[Resource Topic] 2018/073: GAZELLE: A Low Latency Framework for Secure Neural Network Inference

Welcome to the resource topic for 2018/073

Title:
GAZELLE: A Low Latency Framework for Secure Neural Network Inference

Authors: Chiraag Juvekar, Vinod Vaikuntanathan, Anantha Chandrakasan

Abstract:

The growing popularity of cloud-based machine learning raises a natural question about the privacy guarantees that can be provided in such a setting. Our work tackles this problem in the context where a client wishes to classify private images using a convolutional neural network (CNN) trained by a server. Our goal is to build efficient protocols whereby the client can acquire the classification result without revealing their input to the server, while guaranteeing the privacy of the server’s neural network. To this end, we design Gazelle, a scalable and low-latency system for secure neural network inference, using an intricate combination of homomorphic encryption and traditional two-party computation techniques (such as garbled circuits).
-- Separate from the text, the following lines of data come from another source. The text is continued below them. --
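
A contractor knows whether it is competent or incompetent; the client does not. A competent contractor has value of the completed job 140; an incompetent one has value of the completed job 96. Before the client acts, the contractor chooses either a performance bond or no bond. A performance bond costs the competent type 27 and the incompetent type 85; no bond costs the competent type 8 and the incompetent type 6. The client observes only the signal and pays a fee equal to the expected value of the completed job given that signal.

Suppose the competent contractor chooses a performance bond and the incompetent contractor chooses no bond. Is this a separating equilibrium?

If types separate, bond earns payment 140 and no bond earns 96.
Competent: bond gives 140 − 27 = 113; no bond gives 96 − 8 = 88. No deviation. ✓
Incompetent: no bond gives 96 − 6 = 90; bond gives 140 − 85 = 55. No deviation. ✓
Both incentive constraints hold.

Yes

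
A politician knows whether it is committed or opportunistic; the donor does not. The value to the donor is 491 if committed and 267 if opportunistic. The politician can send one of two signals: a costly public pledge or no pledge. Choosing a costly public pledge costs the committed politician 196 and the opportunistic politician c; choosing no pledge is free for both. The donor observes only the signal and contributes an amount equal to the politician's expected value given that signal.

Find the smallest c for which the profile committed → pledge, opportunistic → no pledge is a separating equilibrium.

Under separation: pledge → committed (pays 491); no pledge → opportunistic (pays 267).
Committed: 491 − 196 = 295 ≥ 267 − 0 = 267. Holds regardless of c. ✓
Opportunistic: 267 − 0 ≥ 491 − c, so c ≥ 491 − 267 = 224.

224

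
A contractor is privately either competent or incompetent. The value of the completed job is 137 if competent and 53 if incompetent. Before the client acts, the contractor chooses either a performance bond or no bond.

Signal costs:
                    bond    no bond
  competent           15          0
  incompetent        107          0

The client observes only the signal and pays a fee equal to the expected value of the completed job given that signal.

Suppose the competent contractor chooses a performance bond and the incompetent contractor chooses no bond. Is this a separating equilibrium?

If types separate, bond earns payment 137 and no bond earns 53.
Competent: bond gives 137 − 15 = 122; no bond gives 53 − 0 = 53. No deviation. ✓
Incompetent: no bond gives 53 − 0 = 53; bond gives 137 − 107 = 30. No deviation. ✓
Neither type gains from mimicking the other.

Yes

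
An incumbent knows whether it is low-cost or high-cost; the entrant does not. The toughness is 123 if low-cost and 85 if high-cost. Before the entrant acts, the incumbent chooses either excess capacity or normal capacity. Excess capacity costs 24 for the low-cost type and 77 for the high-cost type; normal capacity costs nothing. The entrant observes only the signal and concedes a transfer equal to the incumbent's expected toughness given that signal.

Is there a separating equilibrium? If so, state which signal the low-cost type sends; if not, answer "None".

excess capacity

Try low-cost → excess capacity, high-cost → normal capacity:
  If types separate, excess capacity earns payment 123 and normal capacity earns 85.
  Low-cost: excess capacity gives 123 − 24 = 99; normal capacity gives 85 − 0 = 85. No deviation. ✓
  High-cost: normal capacity gives 85 − 0 = 85; excess capacity gives 123 − 77 = 46. No deviation. ✓
Both hold — the low-cost type sends excess capacity.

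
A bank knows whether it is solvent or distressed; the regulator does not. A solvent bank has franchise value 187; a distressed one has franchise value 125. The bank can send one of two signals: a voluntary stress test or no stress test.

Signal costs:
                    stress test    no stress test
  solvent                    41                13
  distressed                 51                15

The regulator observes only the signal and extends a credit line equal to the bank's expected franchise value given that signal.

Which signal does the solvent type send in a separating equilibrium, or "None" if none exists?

None

Try solvent → stress test, distressed → no stress test:
  If types separate, stress test earns payment 187 and no stress test earns 125.
  Solvent: stress test gives 187 − 41 = 146; no stress test gives 125 − 13 = 112. No deviation. ✓
  Distressed: no stress test gives 125 − 15 = 110; stress test gives 187 − 51 = 136. Would deviate. ✗
Try solvent → no stress test, distressed → stress test:
  If types separate, no stress test earns payment 187 and stress test earns 125.
  Solvent: no stress test gives 187 − 13 = 174; stress test gives 125 − 41 = 84. No deviation. ✓
  Distressed: stress test gives 125 − 51 = 74; no stress test gives 187 − 15 = 172. Would deviate. ✗
Neither assignment is incentive-compatible.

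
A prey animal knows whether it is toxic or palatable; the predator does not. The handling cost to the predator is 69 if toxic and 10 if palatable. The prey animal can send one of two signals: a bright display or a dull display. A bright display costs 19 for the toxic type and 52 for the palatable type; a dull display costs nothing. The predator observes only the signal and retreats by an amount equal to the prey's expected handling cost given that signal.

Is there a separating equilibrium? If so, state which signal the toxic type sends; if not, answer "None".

Try toxic → bright display, palatable → dull display:
  If types separate, bright display earns payment 69 and dull display earns 10.
  Toxic: bright display gives 69 − 19 = 50; dull display gives 10 − 0 = 10. No deviation. ✓
  Palatable: dull display gives 10 − 0 = 10; bright display gives 69 − 52 = 17. Would deviate. ✗
Try toxic → dull display, palatable → bright display:
  If types separate, dull display earns payment 69 and bright display earns 10.
  Toxic: dull display gives 69 − 0 = 69; bright display gives 10 − 19 = -9. No deviation. ✓
  Palatable: bright display gives 10 − 52 = -42; dull display gives 69 − 0 = 69. Would deviate. ✗
Neither assignment is incentive-compatible.

None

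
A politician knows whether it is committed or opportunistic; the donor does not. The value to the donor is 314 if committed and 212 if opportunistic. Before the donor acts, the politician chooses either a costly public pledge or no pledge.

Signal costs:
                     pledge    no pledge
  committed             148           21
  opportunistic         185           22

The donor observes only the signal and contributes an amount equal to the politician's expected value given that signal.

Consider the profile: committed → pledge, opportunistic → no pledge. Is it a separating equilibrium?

If types separate, pledge earns payment 314 and no pledge earns 212.
Committed: pledge gives 314 − 148 = 166; no pledge gives 212 − 21 = 191. Would deviate. ✗
Opportunistic: no pledge gives 212 − 22 = 190; pledge gives 314 − 185 = 129. No deviation. ✓

No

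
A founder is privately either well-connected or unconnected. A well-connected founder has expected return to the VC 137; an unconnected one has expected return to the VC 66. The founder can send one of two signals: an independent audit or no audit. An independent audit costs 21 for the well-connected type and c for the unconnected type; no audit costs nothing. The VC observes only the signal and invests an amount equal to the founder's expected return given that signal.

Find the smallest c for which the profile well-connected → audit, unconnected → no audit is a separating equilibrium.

Under separation: audit → well-connected (pays 137); no audit → unconnected (pays 66).
Well-connected: 137 − 21 = 116 ≥ 66 − 0 = 66. Holds regardless of c. ✓
Unconnected: 66 − 0 ≥ 137 − c, so c ≥ 137 − 66 = 71.

71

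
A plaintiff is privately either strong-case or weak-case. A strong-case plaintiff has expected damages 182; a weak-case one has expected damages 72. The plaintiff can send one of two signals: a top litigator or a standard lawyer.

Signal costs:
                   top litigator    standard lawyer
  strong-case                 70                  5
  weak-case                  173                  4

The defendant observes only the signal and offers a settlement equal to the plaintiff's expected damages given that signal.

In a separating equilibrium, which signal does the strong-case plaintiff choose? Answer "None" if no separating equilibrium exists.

top litigator

Try strong-case → top litigator, weak-case → standard lawyer:
  If types separate, top litigator earns payment 182 and standard lawyer earns 72.
  Strong-case: top litigator gives 182 − 70 = 112; standard lawyer gives 72 − 5 = 67. No deviation. ✓
  Weak-case: standard lawyer gives 72 − 4 = 68; top litigator gives 182 − 173 = 9. No deviation. ✓
Both hold — the strong-case type sends top litigator.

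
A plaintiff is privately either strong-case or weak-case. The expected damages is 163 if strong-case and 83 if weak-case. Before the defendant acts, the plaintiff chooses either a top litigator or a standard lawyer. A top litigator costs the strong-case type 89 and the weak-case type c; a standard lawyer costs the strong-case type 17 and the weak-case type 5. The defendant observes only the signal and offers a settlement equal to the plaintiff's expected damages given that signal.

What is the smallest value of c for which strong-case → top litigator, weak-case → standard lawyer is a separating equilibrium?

85

Under separation: top litigator → strong-case (pays 163); standard lawyer → weak-case (pays 83).
Strong-case: 163 − 89 = 74 ≥ 83 − 17 = 66. Holds regardless of c. ✓
Weak-case: 83 − 5 ≥ 163 − c, so c ≥ 163 − 78 = 85.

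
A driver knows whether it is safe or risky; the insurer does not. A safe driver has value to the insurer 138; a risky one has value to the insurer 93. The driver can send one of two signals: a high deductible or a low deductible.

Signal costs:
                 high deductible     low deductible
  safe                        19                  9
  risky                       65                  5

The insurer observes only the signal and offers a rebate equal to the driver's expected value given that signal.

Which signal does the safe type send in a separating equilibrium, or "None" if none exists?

Try safe → high deductible, risky → low deductible:
  Under separation the insurer infers type exactly: high deductible → safe (pays 138), low deductible → risky (pays 93).
  Safe: high deductible gives 138 − 19 = 119; low deductible gives 93 − 9 = 84. No deviation. ✓
  Risky: low deductible gives 93 − 5 = 88; high deductible gives 138 − 65 = 73. No deviation. ✓
Both hold — the safe type sends high deductible.

high deductible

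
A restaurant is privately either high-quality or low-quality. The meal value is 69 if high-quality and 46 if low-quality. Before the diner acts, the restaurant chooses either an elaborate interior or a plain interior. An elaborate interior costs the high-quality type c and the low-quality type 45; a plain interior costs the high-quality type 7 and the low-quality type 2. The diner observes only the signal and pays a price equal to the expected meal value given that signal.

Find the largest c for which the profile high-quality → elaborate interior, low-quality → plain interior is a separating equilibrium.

Under separation: elaborate interior → high-quality (pays 69); plain interior → low-quality (pays 46).
Low-quality: 46 − 2 = 44 ≥ 69 − 45 = 24. Holds regardless of c. ✓
High-quality: 69 − c ≥ 46 − 7, so c ≤ 69 − 39 = 30.

30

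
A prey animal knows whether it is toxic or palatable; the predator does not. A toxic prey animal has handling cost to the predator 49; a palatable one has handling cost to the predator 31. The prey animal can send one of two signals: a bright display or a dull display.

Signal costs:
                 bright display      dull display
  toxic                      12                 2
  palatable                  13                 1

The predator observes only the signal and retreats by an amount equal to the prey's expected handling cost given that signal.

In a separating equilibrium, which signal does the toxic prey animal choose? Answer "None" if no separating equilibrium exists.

Try toxic → bright display, palatable → dull display:
  Under separation the predator infers type exactly: bright display → toxic (pays 49), dull display → palatable (pays 31).
  Toxic: bright display gives 49 − 12 = 37; dull display gives 31 − 2 = 29. No deviation. ✓
  Palatable: dull display gives 31 − 1 = 30; bright display gives 49 − 13 = 36. Would deviate. ✗
Try toxic → dull display, palatable → bright display:
  Under separation the predator infers type exactly: dull display → toxic (pays 49), bright display → palatable (pays 31).
  Toxic: dull display gives 49 − 2 = 47; bright display gives 31 − 12 = 19. No deviation. ✓
  Palatable: bright display gives 31 − 13 = 18; dull display gives 49 − 1 = 48. Would deviate. ✗
Neither assignment is incentive-compatible.

None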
Gazelle makes three contributions. First, we design the Gazelle homomorphic encryption library which provides fast algorithms for basic homomorphic operations such as SIMD (single instruction multiple data) addition, SIMD multiplication and ciphertext permutation. Second, we implement the Gazelle homomorphic linear algebra kernels which map neural network layers to optimized homomorphic matrix-vector multiplication and convolution routines. Third, we design optimized encryption switching protocols which seamlessly convert between homomorphic and garbled circuit encodings to enable implementation of complete neural network inference. We evaluate our protocols on benchmark neural networks trained on the MNIST and CIFAR-10 datasets and show that Gazelle outperforms the best existing systems such as MiniONN (ACM CCS 2017) by 20x and Chameleon (Crypto Eprint 2017/1164) by 30x in online runtime. Similarly when compared with fully homomorphic approaches like CryptoNets (ICML 2016) we demonstrate three orders of magnitude faster online run-time.